The First Hall of the Civil Court has declared that two judgments by the Court of Appeal dating back to 2008 and 2009 were null and void as they violated one of the parties’ fundamental human rights to a fair hearing.
The Attorney General was ordered to pay compensation of €6,500.
Practical Trading Co. Ltd had filed a lawsuit against the Controller of Customs before the First Hall of the Civil Court in 1999. In October 2002, that court had dismissed the pleas raised by the Controller of Customs and ordered him to refund the company an amount to be established later.
Among the pleas raised by the Controller (and dismissed by the first court) was that the company did not have a legal interest to file the lawsuit.
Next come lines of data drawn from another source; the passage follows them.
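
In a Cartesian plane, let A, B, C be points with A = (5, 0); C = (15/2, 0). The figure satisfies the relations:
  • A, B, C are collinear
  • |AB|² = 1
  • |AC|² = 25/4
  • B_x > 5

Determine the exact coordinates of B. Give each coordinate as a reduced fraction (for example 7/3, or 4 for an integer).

B = (6, 0)

1. B_x = 6  [[A, B, C are collinear ⇒ -5/2y=0] ∩ [|B−(5, 0)|²=1]]
2. B_y = 0  [[A, B, C are collinear ⇒ -5/2y=0] ∩ [|B−(5, 0)|²=1]]
   so B = (6, 0)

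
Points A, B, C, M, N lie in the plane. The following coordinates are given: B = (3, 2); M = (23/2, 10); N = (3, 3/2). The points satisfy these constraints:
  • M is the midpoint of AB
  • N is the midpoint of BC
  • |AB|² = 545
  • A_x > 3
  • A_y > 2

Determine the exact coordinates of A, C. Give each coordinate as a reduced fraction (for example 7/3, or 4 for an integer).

1. A_x = 20  [A = 2·M−B = 2·(23/2, 10)−(3, 2)]
2. A_y = 18  [A = 2·M−B = 2·(23/2, 10)−(3, 2)]
   so A = (20, 18)
3. C_x = 3  [C = 2·N−B = 2·(3, 3/2)−(3, 2)]
4. C_y = 1  [C = 2·N−B = 2·(3, 3/2)−(3, 2)]
   so C = (3, 1)

A = (20, 18)
C = (3, 1)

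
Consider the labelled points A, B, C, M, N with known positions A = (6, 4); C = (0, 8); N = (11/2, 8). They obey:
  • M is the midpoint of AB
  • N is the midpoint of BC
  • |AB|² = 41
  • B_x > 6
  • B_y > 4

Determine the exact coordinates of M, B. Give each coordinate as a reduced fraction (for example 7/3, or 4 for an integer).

M = (17/2, 6)
B = (11, 8)

1. B_x = 11  [B = 2·N−C = 2·(11/2, 8)−(0, 8)]
2. B_y = 8  [B = 2·N−C = 2·(11/2, 8)−(0, 8)]
   so B = (11, 8)
3. M_x = 17/2  [2·M = A+B = (6, 4)+(11, 8)]
4. M_y = 6  [2·M = A+B = (6, 4)+(11, 8)]
   so M = (17/2, 6)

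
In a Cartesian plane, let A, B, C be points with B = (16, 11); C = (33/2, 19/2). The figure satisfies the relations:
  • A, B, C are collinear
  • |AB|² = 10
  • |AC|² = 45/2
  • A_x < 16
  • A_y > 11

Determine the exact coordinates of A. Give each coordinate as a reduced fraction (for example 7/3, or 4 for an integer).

1. A_x = 15  [[A, B, C are collinear ⇒ 3/2x+1/2y-59/2=0] ∩ [|A−(16, 11)|²=10]]
2. A_y = 14  [[A, B, C are collinear ⇒ 3/2x+1/2y-59/2=0] ∩ [|A−(16, 11)|²=10]]
   so A = (15, 14)

A = (15, 14)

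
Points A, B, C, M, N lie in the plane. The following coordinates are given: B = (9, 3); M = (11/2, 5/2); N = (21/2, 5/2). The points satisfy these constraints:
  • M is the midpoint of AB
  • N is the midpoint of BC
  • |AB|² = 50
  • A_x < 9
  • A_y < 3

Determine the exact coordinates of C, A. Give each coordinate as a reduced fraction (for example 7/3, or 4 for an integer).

C = (12, 2)
A = (2, 2)

1. A_x = 2  [A = 2·M−B = 2·(11/2, 5/2)−(9, 3)]
2. A_y = 2  [A = 2·M−B = 2·(11/2, 5/2)−(9, 3)]
   so A = (2, 2)
3. C_x = 12  [C = 2·N−B = 2·(21/2, 5/2)−(9, 3)]
4. C_y = 2  [C = 2·N−B = 2·(21/2, 5/2)−(9, 3)]
   so C = (12, 2)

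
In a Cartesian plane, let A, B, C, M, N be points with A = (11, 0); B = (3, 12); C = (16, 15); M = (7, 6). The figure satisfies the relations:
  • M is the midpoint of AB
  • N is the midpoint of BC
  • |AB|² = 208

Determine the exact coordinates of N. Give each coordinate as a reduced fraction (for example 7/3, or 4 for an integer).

N = (19/2, 27/2)

1. N_x = 19/2  [2·N = B+C = (3, 12)+(16, 15)]
2. N_y = 27/2  [2·N = B+C = (3, 12)+(16, 15)]
   so N = (19/2, 27/2)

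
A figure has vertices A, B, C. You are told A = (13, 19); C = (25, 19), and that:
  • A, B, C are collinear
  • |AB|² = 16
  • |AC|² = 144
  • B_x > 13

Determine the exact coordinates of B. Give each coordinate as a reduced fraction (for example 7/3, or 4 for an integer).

1. B_x = 17  [[A, B, C are collinear ⇒ -12y+228=0] ∩ [|B−(13, 19)|²=16]]
2. B_y = 19  [[A, B, C are collinear ⇒ -12y+228=0] ∩ [|B−(13, 19)|²=16]]
   so B = (17, 19)

B = (17, 19)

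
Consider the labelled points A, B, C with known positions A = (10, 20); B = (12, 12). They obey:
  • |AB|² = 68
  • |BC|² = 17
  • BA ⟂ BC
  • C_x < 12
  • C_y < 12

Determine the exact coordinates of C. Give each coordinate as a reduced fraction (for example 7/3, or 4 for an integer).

1. C_x = 8  [[BA ⟂ BC ⇒ -2x+8y-72=0] ∩ [|C−(12, 12)|²=17]]
2. C_y = 11  [[BA ⟂ BC ⇒ -2x+8y-72=0] ∩ [|C−(12, 12)|²=17]]
   so C = (8, 11)

C = (8, 11)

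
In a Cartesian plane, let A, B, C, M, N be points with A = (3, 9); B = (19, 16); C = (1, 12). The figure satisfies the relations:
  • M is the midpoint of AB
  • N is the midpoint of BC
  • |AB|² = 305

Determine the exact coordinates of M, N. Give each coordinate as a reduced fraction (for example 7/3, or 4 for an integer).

M = (11, 25/2)
N = (10, 14)

1. M_x = 11  [2·M = A+B = (3, 9)+(19, 16)]
2. M_y = 25/2  [2·M = A+B = (3, 9)+(19, 16)]
   so M = (11, 25/2)
3. N_x = 10  [2·N = B+C = (19, 16)+(1, 12)]
4. N_y = 14  [2·N = B+C = (19, 16)+(1, 12)]
   so N = (10, 14)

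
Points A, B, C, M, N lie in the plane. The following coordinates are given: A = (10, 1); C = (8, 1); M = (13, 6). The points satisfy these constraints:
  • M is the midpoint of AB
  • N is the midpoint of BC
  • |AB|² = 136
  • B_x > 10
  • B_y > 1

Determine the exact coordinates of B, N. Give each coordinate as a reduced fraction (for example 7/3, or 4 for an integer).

B = (16, 11)
N = (12, 6)

1. B_x = 16  [B = 2·M−A = 2·(13, 6)−(10, 1)]
2. B_y = 11  [B = 2·M−A = 2·(13, 6)−(10, 1)]
   so B = (16, 11)
3. N_x = 12  [2·N = B+C = (16, 11)+(8, 1)]
4. N_y = 6  [2·N = B+C = (16, 11)+(8, 1)]
   so N = (12, 6)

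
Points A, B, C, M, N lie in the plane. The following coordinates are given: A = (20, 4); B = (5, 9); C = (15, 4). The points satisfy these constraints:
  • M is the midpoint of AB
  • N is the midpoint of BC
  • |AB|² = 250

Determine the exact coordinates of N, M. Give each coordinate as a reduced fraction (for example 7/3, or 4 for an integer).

1. M_x = 25/2  [2·M = A+B = (20, 4)+(5, 9)]
2. M_y = 13/2  [2·M = A+B = (20, 4)+(5, 9)]
   so M = (25/2, 13/2)
3. N_x = 10  [2·N = B+C = (5, 9)+(15, 4)]
4. N_y = 13/2  [2·N = B+C = (5, 9)+(15, 4)]
   so N = (10, 13/2)

N = (10, 13/2)
M = (25/2, 13/2)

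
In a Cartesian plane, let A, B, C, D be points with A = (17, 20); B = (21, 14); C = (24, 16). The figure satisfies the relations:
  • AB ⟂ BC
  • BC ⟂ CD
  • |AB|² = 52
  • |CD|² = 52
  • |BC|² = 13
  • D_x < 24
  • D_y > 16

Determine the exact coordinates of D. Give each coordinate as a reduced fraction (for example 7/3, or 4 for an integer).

1. D_x = 20  [[BC ⟂ CD ⇒ 3x+2y-104=0] ∩ [|D−(24, 16)|²=52]]
2. D_y = 22  [[BC ⟂ CD ⇒ 3x+2y-104=0] ∩ [|D−(24, 16)|²=52]]
   so D = (20, 22)

D = (20, 22)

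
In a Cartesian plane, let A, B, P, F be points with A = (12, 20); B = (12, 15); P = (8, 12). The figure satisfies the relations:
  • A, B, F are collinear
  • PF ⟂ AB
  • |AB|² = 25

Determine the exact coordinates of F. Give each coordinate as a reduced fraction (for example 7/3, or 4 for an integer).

F = (12, 12)

1. F_x = 12  [[A, B, F are collinear ⇒ 5x-60=0] ∩ [PF ⟂ AB ⇒ -5y+60=0]]
2. F_y = 12  [[A, B, F are collinear ⇒ 5x-60=0] ∩ [PF ⟂ AB ⇒ -5y+60=0]]
   so F = (12, 12)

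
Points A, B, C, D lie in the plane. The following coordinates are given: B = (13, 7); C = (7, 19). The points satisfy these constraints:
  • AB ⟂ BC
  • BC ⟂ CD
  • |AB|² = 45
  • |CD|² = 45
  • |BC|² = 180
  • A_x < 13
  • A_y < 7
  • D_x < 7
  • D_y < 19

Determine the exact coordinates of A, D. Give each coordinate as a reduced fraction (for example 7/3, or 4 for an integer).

1. A_x = 7  [[AB ⟂ BC ⇒ 6x-12y+6=0] ∩ [|A−(13, 7)|²=45]]
2. A_y = 4  [[AB ⟂ BC ⇒ 6x-12y+6=0] ∩ [|A−(13, 7)|²=45]]
   so A = (7, 4)
3. D_x = 1  [[BC ⟂ CD ⇒ -6x+12y-186=0] ∩ [|D−(7, 19)|²=45]]
4. D_y = 16  [[BC ⟂ CD ⇒ -6x+12y-186=0] ∩ [|D−(7, 19)|²=45]]
   so D = (1, 16)

A = (7, 4)
D = (1, 16)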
According to the first court, this plea was irrelevant to the case and the court had prohibited the parties from producing evidence on the lack or otherwise of a legal interest.
In June 2005, the First Hall of the Civil Court had ordered the Controller to pay the company €78,297.
The Controller appealed from both judgments and, in 2008, the Court of Appeal had dismissed most of the Controller’s claims but had found that the company had not had a legal interest in the original litigation. The judgments of the first court were therefore overturned.
Practical Trading then filed a request for a retrial before the Court of Appeal but this request was dismissed in 2009.
The company claimed in its constitutional application that its right to a fair hearing had been violated by the two judgments of the Court of Appeal because it had decided the litigation between the parties on the issue of legal interest. This was an issue on which the parties had been expressly prohibited from producing evidence before the first court.
Mr Justice Gino Camilleri ruled yesterday that when parties to a lawsuit were stopped from producing evidence on the issue of legal interest, the parties were entitled to expect that no decision would be taken on that matter.
Practical Trading had found itself in a position where it was faced with a Court of Appeal judgment based on the issue of legal interest when it had not been allowed to produce evidence thereon. This was in violation of the right to a fair hearing.
Mr Justice Camilleri, therefore, declared that the two judgments delivered by the Court of Appeal in 2008 and 2009 were null and void. The court ordered that the case be remitted to the First Hall of the Civil Court for evidence to be heard on the question of lack of legal interest.
The court found that the Controller of Customs was not to blame for the human rights violation and ordered the Attorney General to pay €6,500 by way of compensation.